Behavior distortion Holding a phone changes how people walk and interact. Conscious recording leads to less natural movement, reducing data quality.
RoboX Lens removes these constraints by capturing stable, head-level, hands-free egocentric data aligned with natural human behavior.
Device Specifications
Form Factor
Standard glasses frame, lightweight (~45g)
RGB Camera
12MP, 120° FOV, aligned with gaze direction
IMU
9-axis (accelerometer, gyroscope, magnetometer), 200Hz sampling
GPS
Phone-assisted for reduced power consumption
Microphone
Dual-mic array for directional audio
Storage
32GB onboard, automatic sync to phone
Battery
4+ hours continuous recording
Connectivity
Bluetooth 5.0 to companion phone app
Data Captured
Gaze-Aligned Video
The camera points where the wearer looks. When they turn their head to check for traffic, the video captures that view. When they glance at a sign, the video shows the sign. It creates natural attention labels without explicit annotation.
Head Orientation & Movement
High-frequency IMU data captures:
Head rotation (yaw, pitch, roll)
Movement patterns during walking
Micro-movements during standing/observation
Vestibular-ocular patterns
The data is particularly valuable for humanoid robot training, where natural head movement is part of realistic behavior.
6DoF Trajectory
Combining IMU integration with visual odometry, Lens produces full 6-degree-of-freedom position tracking:
X, Y, Z position
Roll, pitch, yaw orientation
That trajectory data shows not just where someone went, but how they moved through space, their gait, their pauses, their navigation decisions.
Directional Audio
The dual-microphone array captures spatial audio information:
Sound source direction estimation
Environmental acoustic characteristics
Audio-visual correspondence (what sounds accompany what views)
Supports research into audio-based navigation and multi-modal perception.
Privacy Design
Lens incorporates privacy protections consistent with the RoboX platform:
On-Device Processing
The companion phone app processes Lens data before upload:
Face detection and blurring
License plate masking
Voice removal from audio
Location anonymization
Raw data never leaves the local device-Lens system.
Recording Indicators
Lens includes visible LED indicators when recording is active. This provides transparency to people in the wearer's environment.
Consent Framework
Pilot program participants agree to collection guidelines specifying appropriate recording contexts. Public spaces only: no private residences, workplaces, or sensitive locations.
Research Applications
Humanoid Robotics
Training robots to move and behave naturally requires data from human movement. Lens captures the full sensory context of human navigation: what the person saw, how their head moved, how they responded to their environment.

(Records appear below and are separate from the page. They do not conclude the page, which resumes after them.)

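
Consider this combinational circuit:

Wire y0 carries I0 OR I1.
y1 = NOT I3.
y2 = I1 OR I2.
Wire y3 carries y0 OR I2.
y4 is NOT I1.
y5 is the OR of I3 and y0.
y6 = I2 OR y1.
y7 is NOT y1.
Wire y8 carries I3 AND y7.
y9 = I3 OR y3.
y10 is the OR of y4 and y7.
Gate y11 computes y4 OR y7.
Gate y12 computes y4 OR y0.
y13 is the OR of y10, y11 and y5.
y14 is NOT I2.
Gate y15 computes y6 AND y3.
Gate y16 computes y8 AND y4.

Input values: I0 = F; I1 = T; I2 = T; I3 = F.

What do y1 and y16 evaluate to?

y1 = NOT I3 = NOT F = T
y4 = NOT I1 = NOT T = F
y7 = NOT y1 = NOT T = F
y8 = I3 AND y7 = F AND F = F
y16 = y8 AND y4 = F AND F = F

y1 = T  y16 = F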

Research has shown significant performance improvements when training humanoid control policies on head-mounted egocentric data versus alternative data sources.
Indoor Navigation
Lens data supports research into:
Visual place recognition (identifying locations from first-person views)
Path planning in complex environments
Obstacle avoidance and spatial reasoning
Wayfinding assistance systems
Contextual AI
Understanding human activity and context benefits from first-person perspective:
Activity recognition (what is the person doing?)
Object interaction (how do people manipulate objects?)
Scene understanding (what's happening in this environment?)
Attention modeling (what do people look at and why?)
Accessibility Technology
Lens data informs development of:
Navigation assistance for visually impaired users
Spatial audio interfaces
Environmental awareness systems
Obstacle warning systems
Future Development
Beyond the initial pilot, RoboX Lens development roadmap includes:
Hardware Iterations
Reduced weight and improved comfort
Extended battery life
Higher resolution sensors
Prescription lens compatibility
Expanded Sensors
Eye tracking (gaze direction within the frame)
Depth sensing (structured light or ToF)
Additional environmental sensors
Consumer Availability
Long-term goal is broader availability beyond research programs, pending pilot learnings and market development.